You don't need a fortress; you need proportionate, layered defence:

  • Rate limiting on pages and especially on any API/MCP surface — per-IP and per-token where you can.
  • Bot detection and honeypots — hidden endpoints or fields that only automated scrapers will touch, flagging bad actors without affecting humans.
  • Crawler directivesrobots.txt rules and noai/noimageai signals to state clearly what's allowed. Reputable crawlers honour them; the directives also document your intent.
  • Prompt-injection hygiene — treat user-generated content as untrusted, sanitise it, and don't let it flow unfiltered into anything an agent might execute.
  • Data governance — a documented GDPR/AI-Act assessment for every feature where AI touches personal data: lawful basis, retention, and disclosure.

Open, but defended

The mistake at both extremes is easy to make. Lock everything down and you become invisible to the assistants that now mediate discovery. Leave everything open and you pay for it in cost, abuse, and compliance risk. Defensibility is the discipline of the middle: welcome the agents you want, on your terms, with the controls to enforce those terms.

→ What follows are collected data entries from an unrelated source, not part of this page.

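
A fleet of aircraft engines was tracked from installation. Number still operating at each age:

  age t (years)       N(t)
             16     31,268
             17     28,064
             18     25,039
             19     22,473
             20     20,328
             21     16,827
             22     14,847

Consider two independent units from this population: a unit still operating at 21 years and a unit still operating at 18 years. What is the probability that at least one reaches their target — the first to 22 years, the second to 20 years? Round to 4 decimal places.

p₁ = N(22)/N(21) = 14,847/16,827 = 0.882332; p₂ = N(20)/N(18) = 20,328/25,039 = 0.811854.
P(at least one) = 1 − (1−p₁)(1−p₂) = 1 − 0.117668 × 0.188146 = 0.977861.

0.9779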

Pair it with observability and you can both see how agents use you and decide how they're allowed to.

What to do this week

  1. Put basic rate limiting on your most expensive dynamic pages and any API surface.
  2. Audit user-generated content paths for prompt-injection exposure and sanitise them.
  3. Set explicit robots.txt and noai directives so your intent is documented.
  4. List every feature where AI touches personal data and start a GDPR/AI-Act note for each.